When I raised the question of open source software to do the same thing, his reaction was to ask: "oh? who's going to write it?" And that right there would seem to be a bit of bravado, perhaps fueled by a misunderstanding of the role that FOSS has played on the Net.
Yes, you can build your own attack mitigation solution (either based on OSS and / or from scratch), but there are limitations. Just saying "use OSS" doesn't make a fully formed solution spring into being, there are *large* investments needed in terms of time, effort, resource, scaling, training, lack of support, etc. While you *can* build a router using just OSS tools[0] there is a reason that most don't...
Fortunately -- and again, I am grateful for this -- the ISC was represented in the security BOF, presenting the SIE concept...as well as what applications _already exist_ to detect and mitigate various attacks.
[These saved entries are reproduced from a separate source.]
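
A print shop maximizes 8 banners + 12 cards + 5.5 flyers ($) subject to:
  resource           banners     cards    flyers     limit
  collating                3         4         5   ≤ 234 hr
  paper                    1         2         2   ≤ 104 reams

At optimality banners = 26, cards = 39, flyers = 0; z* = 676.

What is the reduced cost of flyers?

-8.5

Check each constraint at x*: collating 234/234 (tight); paper 104/104 (tight).
Dual feasibility on the basic columns requires 3·y_collating + 1·y_paper = 8, 4·y_collating + 2·y_paper = 12.
Solving: y_collating = 2, y_paper = 2.
Reduced cost of flyers: c₃ − yᵀa₃ = 5.5 − (2·5 + 2·2) = 5.5 − 14 = -8.5.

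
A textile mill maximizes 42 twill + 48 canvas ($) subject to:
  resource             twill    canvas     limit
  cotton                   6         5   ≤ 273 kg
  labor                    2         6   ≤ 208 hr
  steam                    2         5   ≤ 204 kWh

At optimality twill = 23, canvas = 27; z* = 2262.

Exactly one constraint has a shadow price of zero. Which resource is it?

steam

cotton: 273/273 (binding)
labor: 208/208 (binding)
steam: 181/204 (slack 23)
By complementary slackness, a constraint with positive slack has shadow price 0 → steam.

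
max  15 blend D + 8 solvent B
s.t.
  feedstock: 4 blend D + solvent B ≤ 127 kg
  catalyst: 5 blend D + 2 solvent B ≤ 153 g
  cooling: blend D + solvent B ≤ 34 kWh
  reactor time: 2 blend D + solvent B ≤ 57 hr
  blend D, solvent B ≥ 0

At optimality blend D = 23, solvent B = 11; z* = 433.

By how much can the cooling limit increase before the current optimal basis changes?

Binding constraints: cooling, reactor time. The basis is B = [[1,1],[2,1]] with det -1.
Per unit increase in cooling, x* moves by d = (-1, 2).
The basis stays optimal until blend D reaches 0; allowable increase = 23 kWh.

23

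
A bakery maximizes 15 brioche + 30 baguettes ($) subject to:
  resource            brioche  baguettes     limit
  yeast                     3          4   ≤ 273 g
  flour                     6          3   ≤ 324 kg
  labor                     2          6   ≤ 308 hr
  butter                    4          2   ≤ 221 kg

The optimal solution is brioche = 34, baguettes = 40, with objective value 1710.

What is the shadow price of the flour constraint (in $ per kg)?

At the optimum: yeast uses 262 of 273 (slack = 11); flour uses 324 of 324 (binding); labor uses 308 of 308 (binding); butter uses 216 of 221 (slack = 5).
Slack constraints have shadow price 0 (complementary slackness).
The binding rows give the dual system: 6·y_flour + 2·y_labor = 15 and 3·y_flour + 6·y_labor = 30.
This yields shadow prices y_flour = 1, y_labor = 4.5.
Shadow price of flour = 1.

1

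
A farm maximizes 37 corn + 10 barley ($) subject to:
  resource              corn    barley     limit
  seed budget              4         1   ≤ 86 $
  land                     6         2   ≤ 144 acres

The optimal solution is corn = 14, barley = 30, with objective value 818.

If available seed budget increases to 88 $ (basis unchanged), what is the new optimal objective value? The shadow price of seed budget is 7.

832

Δb = 2, so new z* = 818 + (7)·(2) = 818 + 14 = 832.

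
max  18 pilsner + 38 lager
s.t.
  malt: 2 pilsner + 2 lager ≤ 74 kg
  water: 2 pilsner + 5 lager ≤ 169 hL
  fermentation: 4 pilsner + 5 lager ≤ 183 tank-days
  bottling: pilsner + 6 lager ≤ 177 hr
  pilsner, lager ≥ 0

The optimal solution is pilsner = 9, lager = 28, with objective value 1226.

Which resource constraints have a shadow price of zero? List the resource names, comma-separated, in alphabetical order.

fermentation, water

malt: 74/74 (binding)
water: 158/169 (slack 11)
fermentation: 176/183 (slack 7)
bottling: 177/177 (binding)
By complementary slackness, a constraint with positive slack has shadow price 0 → fermentation, water.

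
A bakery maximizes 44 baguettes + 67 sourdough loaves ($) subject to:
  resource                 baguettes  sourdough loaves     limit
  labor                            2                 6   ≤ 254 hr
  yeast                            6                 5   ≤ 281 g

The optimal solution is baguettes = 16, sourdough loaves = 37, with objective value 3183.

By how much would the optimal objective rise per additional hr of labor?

7

Check each constraint at x*: labor 254/254 (tight); yeast 281/281 (tight).
The binding rows give the dual system: 2·y_labor + 6·y_yeast = 44 and 6·y_labor + 5·y_yeast = 67.
This yields shadow prices y_labor = 7, y_yeast = 5.
Shadow price of labor = 7.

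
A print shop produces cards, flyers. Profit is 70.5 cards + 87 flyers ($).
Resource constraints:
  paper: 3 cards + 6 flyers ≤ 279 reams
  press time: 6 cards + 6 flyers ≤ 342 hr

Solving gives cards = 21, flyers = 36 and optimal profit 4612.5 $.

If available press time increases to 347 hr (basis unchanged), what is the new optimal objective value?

Check each constraint at x*: paper 279/279 (tight); press time 342/342 (tight).
From A_Bᵀ y = c: 3·y_paper + 6·y_press time = 70.5; 6·y_paper + 6·y_press time = 87.
→ y_paper = 5.5 and y_press time = 9.
Δz = y_press time·Δb = 9 × (5) = 45, so new z* = 4612.5 + 45 = 4657.5.

4657.5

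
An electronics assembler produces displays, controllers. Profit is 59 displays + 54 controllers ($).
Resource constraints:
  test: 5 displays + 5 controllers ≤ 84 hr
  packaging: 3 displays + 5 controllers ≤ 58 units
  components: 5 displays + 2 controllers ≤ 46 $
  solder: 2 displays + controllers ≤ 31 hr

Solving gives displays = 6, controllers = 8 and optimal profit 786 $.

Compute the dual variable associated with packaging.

Check each constraint at x*: test 70/84 (slack 14); packaging 58/58 (tight); components 46/46 (tight); solder 20/31 (slack 11).
Slack constraints have shadow price 0 (complementary slackness).
The binding rows give the dual system: 3·y_packaging + 5·y_components = 59 and 5·y_packaging + 2·y_components = 54.
This yields shadow prices y_packaging = 8, y_components = 7.
Shadow price of packaging = 8.

8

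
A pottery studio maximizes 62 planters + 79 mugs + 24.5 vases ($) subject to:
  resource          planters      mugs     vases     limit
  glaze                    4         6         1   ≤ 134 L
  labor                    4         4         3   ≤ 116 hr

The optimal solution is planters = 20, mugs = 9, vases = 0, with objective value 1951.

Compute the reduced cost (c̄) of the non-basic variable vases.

Both glaze and labor are binding at x*.
From A_Bᵀ y = c: 4·y_glaze + 4·y_labor = 62; 6·y_glaze + 4·y_labor = 79.
This yields shadow prices y_glaze = 8.5, y_labor = 7.
Reduced cost of vases: c₃ − yᵀa₃ = 24.5 − (8.5·1 + 7·3) = 24.5 − 29.5 = -5.

-5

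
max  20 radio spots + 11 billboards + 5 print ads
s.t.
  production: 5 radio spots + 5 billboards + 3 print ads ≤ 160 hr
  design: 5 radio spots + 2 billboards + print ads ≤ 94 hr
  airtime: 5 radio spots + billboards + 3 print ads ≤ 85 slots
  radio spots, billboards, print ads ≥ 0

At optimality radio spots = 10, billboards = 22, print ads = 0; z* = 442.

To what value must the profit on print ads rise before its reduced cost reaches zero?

At the optimum: production uses 160 of 160 (binding); design uses 94 of 94 (binding); airtime uses 72 of 85 (slack = 13).
By complementary slackness, y = 0 for the non-binding constraint.
The binding rows give the dual system: 5·y_production + 5·y_design = 20 and 5·y_production + 2·y_design = 11.
Solving: y_production = 1, y_design = 3.
print ads enters the basis when its profit ≥ yᵀa₃ = 1·3 + 3·1 = 6.

6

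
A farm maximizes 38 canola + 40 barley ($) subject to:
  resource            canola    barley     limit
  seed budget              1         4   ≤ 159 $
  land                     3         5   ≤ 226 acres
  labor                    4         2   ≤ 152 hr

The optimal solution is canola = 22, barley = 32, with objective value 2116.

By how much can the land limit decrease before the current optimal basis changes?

Binding constraints: land, labor. The basis is B = [[3,5],[4,2]] with det -14.
Per unit decrease in land, x* moves by d = (0.1429, -0.2857).
The basis stays optimal until barley reaches 0; allowable decrease = 112 acres.

112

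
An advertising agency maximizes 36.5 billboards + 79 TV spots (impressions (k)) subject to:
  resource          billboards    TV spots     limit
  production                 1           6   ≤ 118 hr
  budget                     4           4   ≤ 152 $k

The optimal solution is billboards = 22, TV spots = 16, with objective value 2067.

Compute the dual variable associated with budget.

Both production and budget are binding at x*.
Dual feasibility on the basic columns requires 1·y_production + 4·y_budget = 36.5, 6·y_production + 4·y_budget = 79.
Solving: y_production = 8.5, y_budget = 7.
Shadow price of budget = 7.

7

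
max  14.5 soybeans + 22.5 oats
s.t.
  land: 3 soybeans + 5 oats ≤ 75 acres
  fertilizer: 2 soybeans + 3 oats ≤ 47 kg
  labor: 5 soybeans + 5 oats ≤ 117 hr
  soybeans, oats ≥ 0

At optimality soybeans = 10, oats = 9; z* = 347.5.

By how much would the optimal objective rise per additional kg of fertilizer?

5

At the optimum: land uses 75 of 75 (binding); fertilizer uses 47 of 47 (binding); labor uses 95 of 117 (slack = 22).
By complementary slackness, y = 0 for the non-binding constraint.
Dual feasibility on the basic columns requires 3·y_land + 2·y_fertilizer = 14.5, 5·y_land + 3·y_fertilizer = 22.5.
→ y_land = 1.5 and y_fertilizer = 5.
Shadow price of fertilizer = 5.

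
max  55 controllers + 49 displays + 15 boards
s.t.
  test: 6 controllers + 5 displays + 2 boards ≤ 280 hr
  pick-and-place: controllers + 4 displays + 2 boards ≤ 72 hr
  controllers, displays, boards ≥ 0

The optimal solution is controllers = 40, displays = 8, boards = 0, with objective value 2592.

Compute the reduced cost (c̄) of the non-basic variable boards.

Both test and pick-and-place are binding at x*.
From A_Bᵀ y = c: 6·y_test + 1·y_pick-and-place = 55; 5·y_test + 4·y_pick-and-place = 49.
→ y_test = 9 and y_pick-and-place = 1.
Reduced cost of boards: c₃ − yᵀa₃ = 15 − (9·2 + 1·2) = 15 − 20 = -5.

-5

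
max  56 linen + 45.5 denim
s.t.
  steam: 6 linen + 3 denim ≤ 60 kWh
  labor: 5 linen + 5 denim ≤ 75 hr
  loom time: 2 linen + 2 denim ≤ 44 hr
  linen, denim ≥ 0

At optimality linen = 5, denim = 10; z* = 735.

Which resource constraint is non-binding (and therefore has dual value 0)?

steam: 60/60 (binding)
labor: 75/75 (binding)
loom time: 30/44 (slack 14)
By complementary slackness, a constraint with positive slack has shadow price 0 → loom time.

loom time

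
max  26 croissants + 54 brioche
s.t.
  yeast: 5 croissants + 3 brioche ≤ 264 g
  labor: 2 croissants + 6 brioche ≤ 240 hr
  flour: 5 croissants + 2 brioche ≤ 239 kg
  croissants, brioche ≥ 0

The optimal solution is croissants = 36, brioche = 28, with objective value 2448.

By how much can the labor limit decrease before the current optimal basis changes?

Binding constraints: yeast, labor. The basis is B = [[5,3],[2,6]] with det 24.
Per unit decrease in labor, x* moves by d = (0.125, -0.2083).
The basis stays optimal until flour becomes binding; allowable decrease = 14.4 hr.

14.4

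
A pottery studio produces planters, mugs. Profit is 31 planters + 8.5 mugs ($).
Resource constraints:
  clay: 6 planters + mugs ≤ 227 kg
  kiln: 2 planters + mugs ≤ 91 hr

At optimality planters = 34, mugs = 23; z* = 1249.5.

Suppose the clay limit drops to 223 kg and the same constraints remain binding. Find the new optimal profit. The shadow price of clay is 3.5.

Δb = -4, so new z* = 1249.5 + (3.5)·(-4) = 1249.5 − 14 = 1235.5.

1235.5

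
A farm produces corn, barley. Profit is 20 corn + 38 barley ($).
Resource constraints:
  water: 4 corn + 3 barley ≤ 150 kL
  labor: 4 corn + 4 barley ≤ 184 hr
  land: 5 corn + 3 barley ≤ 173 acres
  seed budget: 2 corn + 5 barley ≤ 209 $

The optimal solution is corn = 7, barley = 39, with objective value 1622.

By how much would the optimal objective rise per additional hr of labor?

2

At the optimum: water uses 145 of 150 (slack = 5); labor uses 184 of 184 (binding); land uses 152 of 173 (slack = 21); seed budget uses 209 of 209 (binding).
Since water, land are not tight, their duals are 0.
From A_Bᵀ y = c: 4·y_labor + 2·y_seed budget = 20; 4·y_labor + 5·y_seed budget = 38.
This yields shadow prices y_labor = 2, y_seed budget = 6.
Shadow price of labor = 2.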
One demonstration that blew me away: detecting a botnet being set up for a phishing attack...and preventing the attack before it even started.
Great, I'm glad you liked that...
So in conclusion, I'll say this: the last NANOG I attended was NANOG 9 -- and i remember that being a more challenging environment for vendors. Probably the biggest problem discussed back then was head-of-line blocking on a vendor's switches. _That_ is the kind of content that i have found valuable, both on this list, and at a conference.
Hmmm, I remember some of these -- and I remember the "Our box does this way better than $OTHER_VENDOR" spin that was always put on this...
And so: If I weren't so knock-kneed in public venues, I would probably be doing what i would like to call on conference participants to do: if someone gives a presentation that includes their own proprietary black-box "solution", I think the best benefit for NANOG would be to point out alternatives.
Next time, please try and overcome your fear (although, I will happily point out that I haven't -- even saying "sorry, only time for 1 more question" gives me sweaty palms, makes me feel queasy, etc. What helps is to remember just how badly most of the other people here speak and that no-one cares) -- other (sane and realistic) solutions are always welcomed...
-Scott p.s. sorry for the long post.
W [0]: OMG, have I just kicked off the "Liinux / BSD as your core router" discussion again?!